Sono tornati in azione i teppisti che disturbano con puntatori laser i piloti in volo sul cielo di Torino. Soprattutto quando i velivoli sono in fase di atterraggio e si abbassano per imboccare la pista dell’aeroporto di Caselle.
Fascio sottile ma potentissimo
L’altra sera l’allerta è scattata intorno alle 20 quando il personale di volo di un Boeing 737 ha avvertito la polizia perché un fascio di luce verde stava tagliando la notte cercando di “colpire” la cabina di pilotaggio. Un gioco rischiosissimo durato diversi secondi. Nel giro di un amen dalla centrale operativa della polizia sono state indirizzate le ricerche anche perché il sottile fascio di luce verde proveniva dalla zona di corso Marche. Dopo qualche minuto diverse pattuglie delle volanti sono piombate nella zona, ma gli agenti non hanno trovato nessuna traccia di chi aveva puntato il laser verso l’aereo.
Molto probabilmente chi l’ha fatto è consapevole di poter essere rintracciato in breve tempo. I laser utilizzati sono spesso di classe elevata – si possono facilmente trovare in vendita sul web, anche appartenenti ad una classe di potenza che è vietata da diversi anni da una legge – emettendo luce verde o bianca con intensità tali da raggiungere distanze di diversi chilometri, aumentando il pericolo sia per la vista del pilota che per la sicurezza del volo.
È un reato
Anche perché il reato ipotizzato è «attentato alla sicurezza dei trasporti pubblici», articolo 432 del codice penale, che prevede l’arresto e una pena massima fino a cinque anni. Per non parlare della sanzione che può arrivare fino a 18mila euro.
I precedenti
Erano anni, a Torino, che questo problema no nsi ripresentava. Gli ultimi erano datati 2018 e poi c’erano atri episodi analoghi addirittura risalenti al 2010 e 2011 quando due piloti, in fase di atterraggio proprio sulla pista di Caselle, riuscirono a fornire indicazioni precise agli investigatori, all’epoca coordinati dal sostituto procuratore Raffaele Guariniello. «Il laser – raccontarono i piloti agli inquirenti – è stato puntato da una distanza di circa 4 miglia a sud dell’aeroporto. Più o meno è la zona che dovrebbe corrispondere al Parco Chico Mendes di Borgaro».
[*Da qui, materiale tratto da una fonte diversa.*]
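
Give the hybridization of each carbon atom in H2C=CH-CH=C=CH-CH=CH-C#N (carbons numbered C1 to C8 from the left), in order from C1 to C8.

C1 has 3 σ bonds, plus one π bond: steric number 3 → sp2.
C2 has 3 σ bonds, plus one π bond: steric number 3 → sp2.
C3 has 3 σ bonds, plus one π bond: steric number 3 → sp2.
C4 is sp: 2 σ bonds, plus two π bonds, 2 electron-density regions.
C5 — 3 σ bonds, plus one π bond. Steric number 3, so sp2.
C6: 3 σ bonds, plus one π bond; 3 regions of electron density → sp2.
C7: 3 σ bonds, plus one π bond — 3 electron domains, sp2.
C8 carries 2 σ bonds, plus two π bonds, giving a steric number of 2, so it is sp.

C1 sp2, C2 sp2, C3 sp2, C4 sp, C5 sp2, C6 sp2, C7 sp2, C8 sp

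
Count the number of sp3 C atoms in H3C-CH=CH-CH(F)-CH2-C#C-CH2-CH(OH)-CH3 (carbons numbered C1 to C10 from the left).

C1: sp3 ✓
C2: sp2
C3: sp2
C4: sp3 ✓
C5: sp3 ✓
C6: sp
C7: sp
C8: sp3 ✓
C9: sp3 ✓
C10: sp3 ✓
C1, C4, C5, C8, C9, C10 → 6 sp3 carbons.

6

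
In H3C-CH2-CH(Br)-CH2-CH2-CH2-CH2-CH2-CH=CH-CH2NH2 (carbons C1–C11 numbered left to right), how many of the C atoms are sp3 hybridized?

C1: sp3 ✓
C2: sp3 ✓
C3: sp3 ✓
C4: sp3 ✓
C5: sp3 ✓
C6: sp3 ✓
C7: sp3 ✓
C8: sp3 ✓
C9: sp2
C10: sp2
C11: sp3 ✓
C1, C2, C3, C4, C5, C6, C7, C8, C11 → 9 sp3 carbons.

9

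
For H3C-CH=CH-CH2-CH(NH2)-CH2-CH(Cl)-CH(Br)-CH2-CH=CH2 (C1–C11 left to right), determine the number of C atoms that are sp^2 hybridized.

4

C1: sp3
C2: sp2 ✓
C3: sp2 ✓
C4: sp3
C5: sp3
C6: sp3
C7: sp3
C8: sp3
C9: sp3
C10: sp2 ✓
C11: sp2 ✓
C2, C3, C10, C11 → 4 sp2 carbons.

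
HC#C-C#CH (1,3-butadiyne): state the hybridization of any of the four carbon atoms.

Every carbon is part of a C≡C triple bond: two σ regions → sp.

sp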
Un altro fascio verde nella notte venne localizzato su Nichelino, dove i laser-teppisti presero di mira anche una pattuglia della polizia municipale. Alla fine la Procura riuscì a mettere insieme una trentina di denunce di piloti di aerei, abbagliati mentre erano impegnati nelle manovre di atterraggio proprio su Caselle. Nei guai finì un 20enne di Nichelino, trovato in possesso di un puntatore laser fuorilegge. Agli investigatori, ammise di averlo usato e di averlo puntato anche verso il cielo proprio quando passavano gli aerei in fase di decollo o atterraggio. Secondo i dati raccolti dall’Enac (Ente Nazionale per l’Aviazione Civile) negli ultimi anni – il monitoraggio è stato introdotto nel 2015 – la media italiana dei puntamenti contro gli aerei oscilla tra i 200 e i 300 casi all’anno.